The White Rim Sandstone Member of the Permian Cutler Formation in Canyonlands National Park, Utah, was deposited in a coastal eolian environment. This conclusion is based on sedimentary structures, petrologic features, and stratigraphic relations. The White Rim consists of two major genetic units. These units may represent a coastal dune field and related interdune ponds. Distinctive sedimentary structures of the coastal dune unit include large to medium-scale, unidirectional, tabular planar cross-bedding; high-index ripples paralleling dip direction of the foresets; raindrop impressions; slump marks; and coarse-grained lag layers. Also, a predominant northwest to southeast orientation of the cross-bedding agrees with the paleowind direction proposed in this area for Perm an time. Distinctive sedimentary structures of the interdune pond unit include wavy, horizontally laminated bedding, adhesion ripples, and desiccation(?) polygons. These features may have been produced by water-table fluctuations.

Petrologic characteristics of the White Rim help to define the depositional environment as coastal. A crinoid fragment was identified at one location; heavy minerals are present in both units; and small amounts of well rounded, reworked glauconite are present throughout the study area.

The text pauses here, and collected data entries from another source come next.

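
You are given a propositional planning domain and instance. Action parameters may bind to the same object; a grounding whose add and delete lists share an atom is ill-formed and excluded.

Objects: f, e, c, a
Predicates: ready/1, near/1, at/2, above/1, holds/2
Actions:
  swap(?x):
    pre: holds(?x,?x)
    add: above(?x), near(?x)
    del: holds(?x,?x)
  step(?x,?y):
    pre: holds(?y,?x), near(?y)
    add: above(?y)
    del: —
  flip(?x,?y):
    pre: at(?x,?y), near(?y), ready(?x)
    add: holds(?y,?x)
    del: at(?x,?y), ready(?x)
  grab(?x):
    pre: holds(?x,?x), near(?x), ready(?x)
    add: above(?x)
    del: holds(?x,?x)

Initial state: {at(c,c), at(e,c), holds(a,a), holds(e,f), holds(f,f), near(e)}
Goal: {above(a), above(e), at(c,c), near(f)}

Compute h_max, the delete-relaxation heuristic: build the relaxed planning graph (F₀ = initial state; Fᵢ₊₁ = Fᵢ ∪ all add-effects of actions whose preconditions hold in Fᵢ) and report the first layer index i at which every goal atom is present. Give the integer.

1

F0 = init (6 atoms)
F1 = F0 ∪ {above(a), above(e), above(f), near(a), near(f)}  (11 atoms)
goal ⊆ F1  ⇒  h_max = 1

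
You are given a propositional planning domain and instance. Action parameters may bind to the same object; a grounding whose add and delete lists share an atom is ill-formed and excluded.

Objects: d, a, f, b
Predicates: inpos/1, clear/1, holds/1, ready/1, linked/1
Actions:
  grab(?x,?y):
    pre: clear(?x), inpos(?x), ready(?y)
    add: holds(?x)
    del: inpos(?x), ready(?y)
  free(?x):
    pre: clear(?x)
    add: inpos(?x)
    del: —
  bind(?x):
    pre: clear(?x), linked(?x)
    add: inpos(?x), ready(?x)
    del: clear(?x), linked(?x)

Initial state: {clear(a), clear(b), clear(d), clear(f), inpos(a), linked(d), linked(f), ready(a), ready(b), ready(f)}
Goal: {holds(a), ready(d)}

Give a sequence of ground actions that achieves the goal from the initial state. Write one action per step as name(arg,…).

1. grab(a,a)  →  {clear(a), clear(b), clear(d), clear(f), holds(a), linked(d), linked(f), ready(b), ready(f)}
2. bind(d)  →  {clear(a), clear(b), clear(f), holds(a), inpos(d), linked(f), ready(b), ready(d), ready(f)}

grab(a,a); bind(d)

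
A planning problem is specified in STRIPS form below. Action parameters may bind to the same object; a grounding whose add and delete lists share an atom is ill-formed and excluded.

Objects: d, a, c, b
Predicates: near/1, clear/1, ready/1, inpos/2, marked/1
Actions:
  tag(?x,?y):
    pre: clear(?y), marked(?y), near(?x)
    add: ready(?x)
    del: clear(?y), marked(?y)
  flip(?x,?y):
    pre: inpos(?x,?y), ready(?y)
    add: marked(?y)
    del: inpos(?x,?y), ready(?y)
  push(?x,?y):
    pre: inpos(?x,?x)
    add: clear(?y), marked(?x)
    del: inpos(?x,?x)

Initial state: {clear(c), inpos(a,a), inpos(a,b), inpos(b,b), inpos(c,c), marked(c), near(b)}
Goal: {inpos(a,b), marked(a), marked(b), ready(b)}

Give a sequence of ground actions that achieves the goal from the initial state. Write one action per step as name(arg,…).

tag(b,c); push(a,d); push(b,d)

1. tag(b,c)  →  {inpos(a,a), inpos(a,b), inpos(b,b), inpos(c,c), near(b), ready(b)}
2. push(a,d)  →  {clear(d), inpos(a,b), inpos(b,b), inpos(c,c), marked(a), near(b), ready(b)}
3. push(b,d)  →  {clear(d), inpos(a,b), inpos(c,c), marked(a), marked(b), near(b), ready(b)}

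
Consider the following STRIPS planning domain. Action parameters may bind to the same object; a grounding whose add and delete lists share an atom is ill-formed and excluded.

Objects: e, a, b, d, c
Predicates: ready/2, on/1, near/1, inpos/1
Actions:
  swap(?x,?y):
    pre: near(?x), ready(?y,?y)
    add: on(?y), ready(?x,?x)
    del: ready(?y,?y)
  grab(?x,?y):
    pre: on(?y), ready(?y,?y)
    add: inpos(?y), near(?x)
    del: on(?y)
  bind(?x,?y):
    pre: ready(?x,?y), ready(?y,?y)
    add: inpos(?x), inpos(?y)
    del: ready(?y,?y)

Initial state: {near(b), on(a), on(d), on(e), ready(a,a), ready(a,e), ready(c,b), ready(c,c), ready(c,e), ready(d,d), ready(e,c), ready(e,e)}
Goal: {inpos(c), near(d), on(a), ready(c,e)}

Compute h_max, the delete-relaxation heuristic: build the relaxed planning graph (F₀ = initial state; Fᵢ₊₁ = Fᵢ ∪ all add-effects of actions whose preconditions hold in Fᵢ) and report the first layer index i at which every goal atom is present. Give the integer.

1

F0 = init (12 atoms)
F1 = F0 ∪ {inpos(a), inpos(c), inpos(d), inpos(e), near(a), near(c), near(d), near(e), on(c), ready(b,b)}  (22 atoms)
goal ⊆ F1  ⇒  h_max = 1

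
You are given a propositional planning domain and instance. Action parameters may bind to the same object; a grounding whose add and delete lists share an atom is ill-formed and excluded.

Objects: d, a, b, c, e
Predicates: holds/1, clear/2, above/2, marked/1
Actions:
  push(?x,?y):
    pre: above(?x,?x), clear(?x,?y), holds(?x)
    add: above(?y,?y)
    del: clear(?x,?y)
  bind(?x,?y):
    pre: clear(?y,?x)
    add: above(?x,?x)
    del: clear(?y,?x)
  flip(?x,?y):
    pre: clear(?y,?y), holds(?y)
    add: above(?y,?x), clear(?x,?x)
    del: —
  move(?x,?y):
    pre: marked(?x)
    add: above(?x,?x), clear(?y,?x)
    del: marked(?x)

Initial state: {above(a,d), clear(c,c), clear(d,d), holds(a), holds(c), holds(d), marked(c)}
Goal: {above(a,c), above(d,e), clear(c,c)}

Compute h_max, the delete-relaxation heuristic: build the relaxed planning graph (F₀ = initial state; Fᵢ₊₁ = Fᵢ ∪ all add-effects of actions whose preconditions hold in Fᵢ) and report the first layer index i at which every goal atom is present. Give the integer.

F0 = init (7 atoms)
F1 = F0 ∪ {above(c,a), above(c,b), above(c,c), above(c,d), above(c,e), above(d,a), above(d,b), above(d,c), above(d,d), above(d,e), clear(a,a), clear(a,c), clear(b,b), clear(b,c), clear(d,c), clear(e,c), clear(e,e)}  (24 atoms)
F2 = F1 ∪ {above(a,a), above(a,b), above(a,c), above(a,e), above(b,b), above(e,e)}  (30 atoms)
goal ⊆ F2  ⇒  h_max = 2

2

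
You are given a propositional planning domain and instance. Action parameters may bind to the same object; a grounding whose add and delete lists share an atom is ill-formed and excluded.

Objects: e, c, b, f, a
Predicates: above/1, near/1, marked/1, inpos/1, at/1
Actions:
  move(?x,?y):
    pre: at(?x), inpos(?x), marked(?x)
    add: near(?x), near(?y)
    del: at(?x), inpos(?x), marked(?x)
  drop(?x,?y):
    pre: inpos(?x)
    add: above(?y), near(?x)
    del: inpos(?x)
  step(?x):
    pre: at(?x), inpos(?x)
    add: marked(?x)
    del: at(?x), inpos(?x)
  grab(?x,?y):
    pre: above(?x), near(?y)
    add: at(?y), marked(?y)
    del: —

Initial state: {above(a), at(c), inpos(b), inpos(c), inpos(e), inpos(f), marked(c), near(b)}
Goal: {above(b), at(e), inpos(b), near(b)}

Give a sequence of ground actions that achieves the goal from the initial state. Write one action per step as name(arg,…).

drop(e,b); grab(b,e)

1. drop(e,b)  →  {above(a), above(b), at(c), inpos(b), inpos(c), inpos(f), marked(c), near(b), near(e)}
2. grab(b,e)  →  {above(a), above(b), at(c), at(e), inpos(b), inpos(c), inpos(f), marked(c), marked(e), near(b), near(e)}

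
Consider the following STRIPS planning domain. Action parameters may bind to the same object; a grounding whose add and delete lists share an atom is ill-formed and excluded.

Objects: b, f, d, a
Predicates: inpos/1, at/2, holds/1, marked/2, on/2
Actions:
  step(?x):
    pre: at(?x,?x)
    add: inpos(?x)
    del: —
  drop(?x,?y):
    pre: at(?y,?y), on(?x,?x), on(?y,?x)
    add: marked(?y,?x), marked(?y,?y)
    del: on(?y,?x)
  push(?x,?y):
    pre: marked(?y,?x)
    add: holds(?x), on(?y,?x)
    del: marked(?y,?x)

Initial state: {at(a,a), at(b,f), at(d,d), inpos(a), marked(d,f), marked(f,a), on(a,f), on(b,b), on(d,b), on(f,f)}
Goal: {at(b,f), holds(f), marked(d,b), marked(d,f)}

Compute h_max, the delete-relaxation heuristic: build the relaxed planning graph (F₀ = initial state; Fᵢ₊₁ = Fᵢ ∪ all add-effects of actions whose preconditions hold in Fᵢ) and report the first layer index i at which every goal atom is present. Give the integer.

1

F0 = init (10 atoms)
F1 = F0 ∪ {holds(a), holds(f), inpos(d), marked(a,a), marked(a,f), marked(d,b), marked(d,d), on(d,f), on(f,a)}  (19 atoms)
goal ⊆ F1  ⇒  h_max = 1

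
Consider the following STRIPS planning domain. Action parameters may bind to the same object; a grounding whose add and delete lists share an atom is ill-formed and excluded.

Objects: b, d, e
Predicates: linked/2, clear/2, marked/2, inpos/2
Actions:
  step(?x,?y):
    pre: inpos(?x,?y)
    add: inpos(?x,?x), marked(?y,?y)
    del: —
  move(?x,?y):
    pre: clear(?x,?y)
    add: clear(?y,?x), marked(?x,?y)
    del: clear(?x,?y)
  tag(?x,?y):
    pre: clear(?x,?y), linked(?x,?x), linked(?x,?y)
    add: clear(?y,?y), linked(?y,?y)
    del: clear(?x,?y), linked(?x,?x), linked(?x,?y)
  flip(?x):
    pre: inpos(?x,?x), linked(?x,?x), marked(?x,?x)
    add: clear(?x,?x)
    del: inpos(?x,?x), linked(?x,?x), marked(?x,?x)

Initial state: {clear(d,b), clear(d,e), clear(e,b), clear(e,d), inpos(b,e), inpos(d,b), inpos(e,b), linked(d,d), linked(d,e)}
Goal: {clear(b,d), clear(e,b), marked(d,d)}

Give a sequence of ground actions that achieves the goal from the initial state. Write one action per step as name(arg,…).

1. step(d,b)  →  {clear(d,b), clear(d,e), clear(e,b), clear(e,d), inpos(b,e), inpos(d,b), inpos(d,d), inpos(e,b), linked(d,d), linked(d,e), marked(b,b)}
2. step(d,d)  →  {clear(d,b), clear(d,e), clear(e,b), clear(e,d), inpos(b,e), inpos(d,b), inpos(d,d), inpos(e,b), linked(d,d), linked(d,e), marked(b,b), marked(d,d)}
3. move(d,b)  →  {clear(b,d), clear(d,e), clear(e,b), clear(e,d), inpos(b,e), inpos(d,b), inpos(d,d), inpos(e,b), linked(d,d), linked(d,e), marked(b,b), marked(d,b), marked(d,d)}

step(d,b); step(d,d); move(d,b)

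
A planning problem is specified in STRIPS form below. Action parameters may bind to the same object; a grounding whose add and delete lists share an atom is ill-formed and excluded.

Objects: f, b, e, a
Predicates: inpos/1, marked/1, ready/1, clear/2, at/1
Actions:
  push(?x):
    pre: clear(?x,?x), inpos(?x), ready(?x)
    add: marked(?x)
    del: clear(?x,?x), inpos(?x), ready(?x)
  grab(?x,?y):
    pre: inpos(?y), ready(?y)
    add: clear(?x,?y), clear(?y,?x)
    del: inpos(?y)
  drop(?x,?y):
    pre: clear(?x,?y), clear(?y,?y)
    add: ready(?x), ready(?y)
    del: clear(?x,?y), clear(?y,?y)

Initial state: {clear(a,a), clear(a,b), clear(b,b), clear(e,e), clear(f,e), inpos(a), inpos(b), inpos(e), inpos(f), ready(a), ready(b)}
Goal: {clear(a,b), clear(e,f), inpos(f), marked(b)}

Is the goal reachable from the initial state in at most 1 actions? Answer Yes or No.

1. push(b)  →  {clear(a,a), clear(a,b), clear(e,e), clear(f,e), inpos(a), inpos(e), inpos(f), marked(b), ready(a)}
2. drop(f,e)  →  {clear(a,a), clear(a,b), inpos(a), inpos(e), inpos(f), marked(b), ready(a), ready(e), ready(f)}
3. grab(f,e)  →  {clear(a,a), clear(a,b), clear(e,f), clear(f,e), inpos(a), inpos(f), marked(b), ready(a), ready(e), ready(f)}
optimal plan length = 3; 3 > 1

No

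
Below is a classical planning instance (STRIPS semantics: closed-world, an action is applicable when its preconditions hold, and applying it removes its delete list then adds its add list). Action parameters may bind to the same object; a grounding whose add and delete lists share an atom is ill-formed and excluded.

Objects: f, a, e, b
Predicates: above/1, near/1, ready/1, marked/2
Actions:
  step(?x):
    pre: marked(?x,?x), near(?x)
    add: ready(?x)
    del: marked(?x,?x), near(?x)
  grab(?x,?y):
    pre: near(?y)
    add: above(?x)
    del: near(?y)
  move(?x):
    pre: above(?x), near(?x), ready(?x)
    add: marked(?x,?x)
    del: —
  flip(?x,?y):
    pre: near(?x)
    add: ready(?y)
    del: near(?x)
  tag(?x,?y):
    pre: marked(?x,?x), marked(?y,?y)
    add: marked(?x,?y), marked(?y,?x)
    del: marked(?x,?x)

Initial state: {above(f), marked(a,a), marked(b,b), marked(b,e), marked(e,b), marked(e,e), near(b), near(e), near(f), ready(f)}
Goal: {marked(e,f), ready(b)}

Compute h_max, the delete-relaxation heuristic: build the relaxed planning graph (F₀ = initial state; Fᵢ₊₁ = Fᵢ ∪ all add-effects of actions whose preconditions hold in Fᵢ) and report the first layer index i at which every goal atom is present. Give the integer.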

The White Rim Sandstone Member was deposited during a period of changing sea level and migrating strandlines. Continental sedimentation was dominant in eastern Utah, along the ancestral Uncompahgre Mountains; and marine deposition was prevalent in western Utah. Rocks deposited in the two environments interfinger in the Canyonlands area. Previous authors have proposed that the White Rim represents either a shallow-marine or eolian facies equivalent to both the upper part of the Toroweap Formation and the Gamma Member of the Kaibab Limestone. Results from this study suggest that the White Rim more likely represents eolian deposition on a prograding shoreline characterized by a semiarid climate and predominantly onshore winds.